Şehirde yaşayan her insan bu hafızadan nasiplenir. Bu hafıza ile yoğrulur ve hayatını devam ettirir. Her insan aynı zamanda şehrin hafızasının şekillenmesine de katkıda bulunur. Hafızayı bir yandan korur bir yandan da onu inşa eder. İnsan ve Şehir arasındaki bu karşılıklı ilişki şehir kültürünü oluşturur.

Onun için bir şehrin tarihine vâkıf olmadan, sokaklarını gezmeden, insanlarını tanımadan, kitapçılarını, bedestenini, çarşılarını, kıraathanelerini bilmeden; kısacası şehri müşahede etmeden hafızasını anlamanın imkânı yoktur. O şehre dair sosyolojik perspektif geliştirmek de ancak böyle bir ilgi ile mümkün olur.

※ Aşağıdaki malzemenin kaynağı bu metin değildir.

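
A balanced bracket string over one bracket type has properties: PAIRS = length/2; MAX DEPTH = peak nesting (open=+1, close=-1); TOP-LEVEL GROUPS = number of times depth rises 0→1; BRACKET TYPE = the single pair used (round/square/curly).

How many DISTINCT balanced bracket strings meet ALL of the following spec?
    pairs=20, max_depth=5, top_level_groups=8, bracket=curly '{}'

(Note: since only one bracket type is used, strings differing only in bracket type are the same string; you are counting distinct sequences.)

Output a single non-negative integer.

Answer: 15808916

Derivation:
Spec: pairs=20 depth=5 groups=8
Count(depth <= 5) = 45843086
Count(depth <= 4) = 30034170
Count(depth == 5) = 45843086 - 30034170 = 15808916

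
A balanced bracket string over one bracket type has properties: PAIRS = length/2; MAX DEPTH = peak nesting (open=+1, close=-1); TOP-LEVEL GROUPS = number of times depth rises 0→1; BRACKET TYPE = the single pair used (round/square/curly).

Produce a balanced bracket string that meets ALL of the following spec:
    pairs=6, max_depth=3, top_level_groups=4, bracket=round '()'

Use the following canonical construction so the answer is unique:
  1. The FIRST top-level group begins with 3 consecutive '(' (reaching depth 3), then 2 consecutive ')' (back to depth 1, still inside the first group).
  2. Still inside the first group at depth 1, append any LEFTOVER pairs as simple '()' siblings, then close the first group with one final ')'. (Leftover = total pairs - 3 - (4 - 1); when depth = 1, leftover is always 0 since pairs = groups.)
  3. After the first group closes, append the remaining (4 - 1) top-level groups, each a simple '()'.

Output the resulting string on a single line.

Answer: ((()))()()()

Derivation:
Spec: pairs=6 depth=3 groups=4
Leftover pairs = 6 - 3 - (4-1) = 0
First group: deep chain of depth 3 + 0 sibling pairs
Remaining 3 groups: simple '()' each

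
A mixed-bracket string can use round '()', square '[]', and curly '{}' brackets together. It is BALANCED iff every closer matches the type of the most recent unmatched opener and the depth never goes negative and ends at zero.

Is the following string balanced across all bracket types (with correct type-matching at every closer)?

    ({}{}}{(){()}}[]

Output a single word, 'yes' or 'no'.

pos 0: push '('; stack = (
pos 1: push '{'; stack = ({
pos 2: '}' matches '{'; pop; stack = (
pos 3: push '{'; stack = ({
pos 4: '}' matches '{'; pop; stack = (
pos 5: saw closer '}' but top of stack is '(' (expected ')') → INVALID
Verdict: type mismatch at position 5: '}' closes '(' → no

Answer: no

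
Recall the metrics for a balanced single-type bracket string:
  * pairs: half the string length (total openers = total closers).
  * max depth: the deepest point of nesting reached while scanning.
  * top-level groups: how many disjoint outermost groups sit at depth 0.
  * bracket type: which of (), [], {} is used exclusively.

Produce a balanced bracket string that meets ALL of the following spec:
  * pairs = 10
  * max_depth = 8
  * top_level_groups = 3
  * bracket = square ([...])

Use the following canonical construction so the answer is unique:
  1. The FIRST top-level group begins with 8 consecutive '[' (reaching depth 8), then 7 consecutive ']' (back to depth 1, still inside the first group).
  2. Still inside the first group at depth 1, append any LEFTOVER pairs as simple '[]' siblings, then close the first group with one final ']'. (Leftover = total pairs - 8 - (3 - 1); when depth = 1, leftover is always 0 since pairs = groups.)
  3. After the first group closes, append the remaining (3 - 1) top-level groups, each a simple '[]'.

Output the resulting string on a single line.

Spec: pairs=10 depth=8 groups=3
Leftover pairs = 10 - 8 - (3-1) = 0
First group: deep chain of depth 8 + 0 sibling pairs
Remaining 2 groups: simple '[]' each

Answer: [[[[[[[[]]]]]]]][][]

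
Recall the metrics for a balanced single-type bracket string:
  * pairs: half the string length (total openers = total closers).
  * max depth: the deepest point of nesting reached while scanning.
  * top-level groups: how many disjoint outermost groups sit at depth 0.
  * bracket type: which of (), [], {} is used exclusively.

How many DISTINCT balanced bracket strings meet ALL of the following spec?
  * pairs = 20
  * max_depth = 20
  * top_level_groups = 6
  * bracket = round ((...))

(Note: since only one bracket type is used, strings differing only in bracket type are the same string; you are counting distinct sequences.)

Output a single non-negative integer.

Answer: 0

Derivation:
Spec: pairs=20 depth=20 groups=6
Count(depth <= 20) = 245642760
Count(depth <= 19) = 245642760
Count(depth == 20) = 245642760 - 245642760 = 0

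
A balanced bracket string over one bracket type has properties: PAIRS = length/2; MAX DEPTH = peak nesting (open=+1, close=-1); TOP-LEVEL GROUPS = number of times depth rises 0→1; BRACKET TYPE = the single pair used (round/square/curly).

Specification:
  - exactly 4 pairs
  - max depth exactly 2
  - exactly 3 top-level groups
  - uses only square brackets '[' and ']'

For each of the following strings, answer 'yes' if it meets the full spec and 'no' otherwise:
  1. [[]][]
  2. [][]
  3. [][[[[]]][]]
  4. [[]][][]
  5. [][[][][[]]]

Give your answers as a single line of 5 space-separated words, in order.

String 1 '[[]][]': depth seq [1 2 1 0 1 0]
  -> pairs=3 depth=2 groups=2 -> no
String 2 '[][]': depth seq [1 0 1 0]
  -> pairs=2 depth=1 groups=2 -> no
String 3 '[][[[[]]][]]': depth seq [1 0 1 2 3 4 3 2 1 2 1 0]
  -> pairs=6 depth=4 groups=2 -> no
String 4 '[[]][][]': depth seq [1 2 1 0 1 0 1 0]
  -> pairs=4 depth=2 groups=3 -> yes
String 5 '[][[][][[]]]': depth seq [1 0 1 2 1 2 1 2 3 2 1 0]
  -> pairs=6 depth=3 groups=2 -> no

Answer: no no no yes no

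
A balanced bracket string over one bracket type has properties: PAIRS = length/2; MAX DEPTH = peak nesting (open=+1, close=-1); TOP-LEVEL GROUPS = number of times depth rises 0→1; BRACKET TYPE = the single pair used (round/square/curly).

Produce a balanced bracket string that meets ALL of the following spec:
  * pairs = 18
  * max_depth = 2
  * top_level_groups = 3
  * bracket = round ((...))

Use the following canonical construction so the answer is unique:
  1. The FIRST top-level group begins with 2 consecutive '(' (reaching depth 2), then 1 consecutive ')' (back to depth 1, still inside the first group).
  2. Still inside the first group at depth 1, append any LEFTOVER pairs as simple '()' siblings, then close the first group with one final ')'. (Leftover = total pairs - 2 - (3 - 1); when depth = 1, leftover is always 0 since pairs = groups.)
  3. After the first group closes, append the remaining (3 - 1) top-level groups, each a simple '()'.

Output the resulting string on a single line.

Spec: pairs=18 depth=2 groups=3
Leftover pairs = 18 - 2 - (3-1) = 14
First group: deep chain of depth 2 + 14 sibling pairs
Remaining 2 groups: simple '()' each

Answer: (()()()()()()()()()()()()()()())()()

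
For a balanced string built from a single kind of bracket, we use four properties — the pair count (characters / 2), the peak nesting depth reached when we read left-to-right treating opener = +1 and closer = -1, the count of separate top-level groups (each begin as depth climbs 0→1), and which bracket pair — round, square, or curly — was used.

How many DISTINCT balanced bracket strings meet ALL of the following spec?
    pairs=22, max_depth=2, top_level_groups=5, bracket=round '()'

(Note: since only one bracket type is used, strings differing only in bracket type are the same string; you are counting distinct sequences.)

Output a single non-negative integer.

Spec: pairs=22 depth=2 groups=5
Count(depth <= 2) = 5985
Count(depth <= 1) = 0
Count(depth == 2) = 5985 - 0 = 5985

Answer: 5985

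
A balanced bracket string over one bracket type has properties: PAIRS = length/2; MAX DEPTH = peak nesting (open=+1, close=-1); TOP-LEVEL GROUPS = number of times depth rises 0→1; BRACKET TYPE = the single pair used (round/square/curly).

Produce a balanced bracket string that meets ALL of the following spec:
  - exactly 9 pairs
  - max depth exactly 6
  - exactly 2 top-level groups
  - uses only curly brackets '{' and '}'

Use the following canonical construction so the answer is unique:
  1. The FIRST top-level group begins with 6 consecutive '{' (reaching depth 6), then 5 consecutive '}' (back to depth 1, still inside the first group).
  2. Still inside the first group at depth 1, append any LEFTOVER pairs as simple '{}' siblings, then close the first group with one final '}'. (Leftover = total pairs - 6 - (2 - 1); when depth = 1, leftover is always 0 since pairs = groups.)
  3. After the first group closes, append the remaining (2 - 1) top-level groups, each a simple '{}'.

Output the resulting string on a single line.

Answer: {{{{{{}}}}}{}{}}{}

Derivation:
Spec: pairs=9 depth=6 groups=2
Leftover pairs = 9 - 6 - (2-1) = 2
First group: deep chain of depth 6 + 2 sibling pairs
Remaining 1 groups: simple '{}' each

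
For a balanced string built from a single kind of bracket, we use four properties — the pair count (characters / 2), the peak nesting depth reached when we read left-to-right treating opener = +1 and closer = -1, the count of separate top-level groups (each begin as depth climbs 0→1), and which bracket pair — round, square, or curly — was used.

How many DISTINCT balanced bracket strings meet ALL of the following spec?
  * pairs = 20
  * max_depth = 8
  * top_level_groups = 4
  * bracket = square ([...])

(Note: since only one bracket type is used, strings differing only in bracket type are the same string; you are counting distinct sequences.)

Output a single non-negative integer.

Spec: pairs=20 depth=8 groups=4
Count(depth <= 8) = 765146036
Count(depth <= 7) = 690947256
Count(depth == 8) = 765146036 - 690947256 = 74198780

Answer: 74198780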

Gaziantep’in tarihi, kültürel ve sosyal hafızasının uzun soluklu bir çalışmayla ele alındığı Gaziantep Kütüğü için çalışmalar başlatılmalıdır.

Şeriyye Sicilleri (Mahkeme Tutanakları), yazma, matbu eserler ve şifahi bilgiler ışığında Gaziantep’in tarihi, kültürel ve sosyal hafızası oluşturulacak kaynak eser niteliğinde olmalıdır.

Şehirlerin sadece bir imparatorluğun veya bir medeniyetin biçimini değil, dünyanın ve küreselleşme olgusunun biçimini de belirliyor.

“Şehirler dönüşüp değişirken ve tarihçiler ve edebiyatçılar boş durmayarak memleketin o ‘an’a, o güne, o zamana ait görünümlerini, güzelliklerini kayda geçiriyorlar. Şehirler, insanların sosyal, kültürel, siyasal ve iktisadi anlamda büyük izler bıraktıkları, büyük üretimler yaptıkları, medeniyet kurup, medeniyet yıktıkları yerleşim alanlarıdır. Şehirler, tarihe şahitlik yapan, tarih yazan/yazdıran merkezlerdir. Şehirlerin insanlar gibi refleksleri vardır. Şehirlerin hafızası neye kurgulanıyorsa, medeniyetlerin, dolayısıyla, küreselleşmenin biçimi de ona göre şekillenmektedir. Dolayısıyla şehirlerle ilgili araştırmaların kıymeti de yükselişe geçmiştir.

“Gaziantep’in tarihi, sosyal ve kültürel hafızasını günümüze taşıyacak olan ‘Gaziantep Kütüğü’ geçmişimize ışık tutması ve tarihin gelecek nesillere aktarılması açısından çok önemli bir yapıt olacaktır.